Поздно вечером, когда все отправились спать, Иржка и Милена сидели в гостиной. Небольшая комната была обставлена новой недорогой мебелью. Старую во время войны конфисковали нацисты. Мебель была солнечно-желтой, весело смотрелась днем и уютно при свете лампы. Милена сидела на диване и маленькими глотками пила горячий шоколад, который она предпочитала в этот час кофе. Иржка сидел в кресле напротив, пил пиво, чтобы лучше уснуть и, нахмурившись, перебирал в уме сделанное за день. Недавняя проверка показала, что трибуны для зрителей требуют немедленного ремонта. Иржка предложил закрыть их. Но директор и другие члены комитета не согласились с этим и настояли, чтобы спортивные мероприятия проходили, как запланировано, не считаясь с опасностью.

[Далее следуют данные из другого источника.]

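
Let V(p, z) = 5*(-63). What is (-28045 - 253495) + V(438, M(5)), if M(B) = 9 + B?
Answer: -281855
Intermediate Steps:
V(p, z) = -315
(-28045 - 253495) + V(438, M(5)) = (-28045 - 253495) - 315 = -281540 - 315 = -281855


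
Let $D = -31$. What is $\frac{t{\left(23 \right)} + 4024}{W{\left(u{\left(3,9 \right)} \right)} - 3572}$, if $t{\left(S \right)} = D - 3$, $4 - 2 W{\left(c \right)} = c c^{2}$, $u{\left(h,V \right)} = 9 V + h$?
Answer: $- \frac{95}{7141} \approx -0.013303$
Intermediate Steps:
$u{\left(h,V \right)} = h + 9 V$
$W{\left(c \right)} = 2 - \frac{c^{3}}{2}$ ($W{\left(c \right)} = 2 - \frac{c c^{2}}{2} = 2 - \frac{c^{3}}{2}$)
$t{\left(S \right)} = -34$ ($t{\left(S \right)} = -31 - 3 = -34$)
$\frac{t{\left(23 \right)} + 4024}{W{\left(u{\left(3,9 \right)} \right)} - 3572} = \frac{-34 + 4024}{\left(2 - \frac{\left(3 + 9 \cdot 9\right)^{3}}{2}\right) - 3572} = \frac{3990}{\left(2 - \frac{\left(3 + 81\right)^{3}}{2}\right) - 3572} = \frac{3990}{\left(2 - \frac{84^{3}}{2}\right) - 3572} = \frac{3990}{\left(2 - 296352\right) - 3572} = \frac{3990}{-296350 - 3572} = \frac{3990}{-299922} = 3990 \left(- \frac{1}{299922}\right) = - \frac{95}{7141}$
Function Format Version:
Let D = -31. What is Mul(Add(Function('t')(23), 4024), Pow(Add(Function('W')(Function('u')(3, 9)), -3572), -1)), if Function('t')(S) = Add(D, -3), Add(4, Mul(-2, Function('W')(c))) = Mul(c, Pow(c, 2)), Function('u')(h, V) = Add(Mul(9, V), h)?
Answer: Rational(-95, 7141) ≈ -0.013303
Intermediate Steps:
Function('u')(h, V) = Add(h, Mul(9, V))
Function('W')(c) = Add(2, Mul(Rational(-1, 2), Pow(c, 3))) (Function('W')(c) = Add(2, Mul(Rational(-1, 2), Mul(c, Pow(c, 2)))) = Add(2, Mul(Rational(-1, 2), Pow(c, 3))))
Function('t')(S) = -34 (Function('t')(S) = Add(-31, -3) = -34)
Mul(Add(Function('t')(23), 4024), Pow(Add(Function('W')(Function('u')(3, 9)), -3572), -1)) = Mul(Add(-34, 4024), Pow(Add(Add(2, Mul(Rational(-1, 2), Pow(Add(3, Mul(9, 9)), 3))), -3572), -1)) = Mul(3990, Pow(Add(Add(2, Mul(Rational(-1, 2), Pow(Add(3, 81), 3))), -3572), -1)) = Mul(3990, Pow(Add(Add(2, Mul(Rational(-1, 2), Pow(84, 3))), -3572), -1)) = Mul(3990, Pow(Add(Add(2, Mul(Rational(-1, 2), 592704)), -3572), -1)) = Mul(3990, Pow(Add(Add(2, -296352), -3572), -1)) = Mul(3990, Pow(Add(-296350, -3572), -1)) = Mul(3990, Pow(-299922, -1)) = Mul(3990, Rational(-1, 299922)) = Rational(-95, 7141)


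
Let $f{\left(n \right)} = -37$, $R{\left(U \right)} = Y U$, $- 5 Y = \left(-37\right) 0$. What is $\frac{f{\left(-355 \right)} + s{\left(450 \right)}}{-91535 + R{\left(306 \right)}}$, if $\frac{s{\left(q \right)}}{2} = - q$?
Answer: $\frac{937}{91535} \approx 0.010237$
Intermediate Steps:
$Y = 0$ ($Y = - \frac{\left(-37\right) 0}{5} = \left(- \frac{1}{5}\right) 0 = 0$)
$s{\left(q \right)} = - 2 q$ ($s{\left(q \right)} = 2 \left(- q\right) = - 2 q$)
$R{\left(U \right)} = 0$ ($R{\left(U \right)} = 0 U = 0$)
$\frac{f{\left(-355 \right)} + s{\left(450 \right)}}{-91535 + R{\left(306 \right)}} = \frac{-37 - 900}{-91535 + 0} = \frac{-37 - 900}{-91535} = \left(-937\right) \left(- \frac{1}{91535}\right) = \frac{937}{91535}$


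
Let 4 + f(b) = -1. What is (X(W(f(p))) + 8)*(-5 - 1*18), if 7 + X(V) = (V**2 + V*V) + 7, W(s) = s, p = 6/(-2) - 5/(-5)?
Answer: -1334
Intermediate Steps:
p = -2 (p = 6*(-1/2) - 5*(-1/5) = -3 + 1 = -2)
f(b) = -5 (f(b) = -4 - 1 = -5)
X(V) = 2*V**2 (X(V) = -7 + ((V**2 + V*V) + 7) = -7 + ((V**2 + V**2) + 7) = -7 + (2*V**2 + 7) = -7 + (7 + 2*V**2) = 2*V**2)
(X(W(f(p))) + 8)*(-5 - 1*18) = (2*(-5)**2 + 8)*(-5 - 1*18) = (2*25 + 8)*(-5 - 18) = (50 + 8)*(-23) = 58*(-23) = -1334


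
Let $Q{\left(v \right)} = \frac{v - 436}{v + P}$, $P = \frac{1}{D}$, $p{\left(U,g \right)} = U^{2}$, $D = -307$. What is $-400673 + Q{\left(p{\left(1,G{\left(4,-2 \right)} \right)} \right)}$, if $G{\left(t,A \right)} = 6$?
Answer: $- \frac{40913161}{102} \approx -4.0111 \cdot 10^{5}$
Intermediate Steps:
$P = - \frac{1}{307}$ ($P = \frac{1}{-307} = - \frac{1}{307} \approx -0.0032573$)
$Q{\left(v \right)} = \frac{-436 + v}{- \frac{1}{307} + v}$ ($Q{\left(v \right)} = \frac{v - 436}{v - \frac{1}{307}} = \frac{-436 + v}{- \frac{1}{307} + v}$)
$-400673 + Q{\left(p{\left(1,G{\left(4,-2 \right)} \right)} \right)} = -400673 + \frac{307 \left(-436 + 1^{2}\right)}{-1 + 307 \cdot 1^{2}} = -400673 + \frac{307 \left(-436 + 1\right)}{-1 + 307 \cdot 1} = -400673 + 307 \frac{1}{-1 + 307} \left(-435\right) = -400673 + 307 \cdot \frac{1}{306} \left(-435\right) = -400673 - \frac{44515}{102} = - \frac{40913161}{102}$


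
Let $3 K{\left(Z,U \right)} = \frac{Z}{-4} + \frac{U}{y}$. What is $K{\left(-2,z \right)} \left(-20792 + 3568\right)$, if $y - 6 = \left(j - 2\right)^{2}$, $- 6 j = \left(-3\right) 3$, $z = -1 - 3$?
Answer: $\frac{60284}{75} \approx 803.79$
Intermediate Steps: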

Теперь только от Иржки зависело, провести ремонтные работы так, чтобы не отменить спортивные мероприятия. При этом, конечно же, никто не должен пострадать во время матча. Если же что-нибудь случится, то вся ответственность ляжет на его плечи – уж так было заведено в Свитове.

– Ты должен поговорить с Катринкой о лыжной секции, – промолвила Милена.

– Гм? – пробормотал он, взглянув на жену. Как она красива! В свете лампы ее волосы пылали огнем. Она была почти такой же высокой, как он, у нее была тонкая девичья фигура и нежная кожа. Он влюбился в нее с первого взгляда, встретив ее после войны в университетской библиотеке, когда они оба готовили дипломные работы. Заметив ее рыжую голову, склоненную над учебником, он захотел увидеть ее лицо. Когда она подняла голову и тонкой нежной рукой отбросила назад волосы, у него перехватило дыхание: Боже, как она красива! У нее был короткий прямой нос, высокие скулы, полный рот и василькового цвета глаза. Но на ее лице не было и тени высокомерия. Она выглядела грустной, серьезной и чуточку одинокой. Он отважился дождаться ее у выхода из библиотеки и пригласил на чашечку кофе. Она отказалась, сославшись на то, что у нее нет сейчас времени. Несколько недель подряд она то тут, то там сталкивалась с ним. И вот как-то улыбнувшись ему, она наконец согласилась. У нее была чудесная улыбка, которую унаследовала Катринка, так же как и ее высокие скулы и раскосые глаза. Но у Катринки глаза были светлые. От Иржки ей достались только темные волосы. Катринка. Милена выглядела обеспокоенной.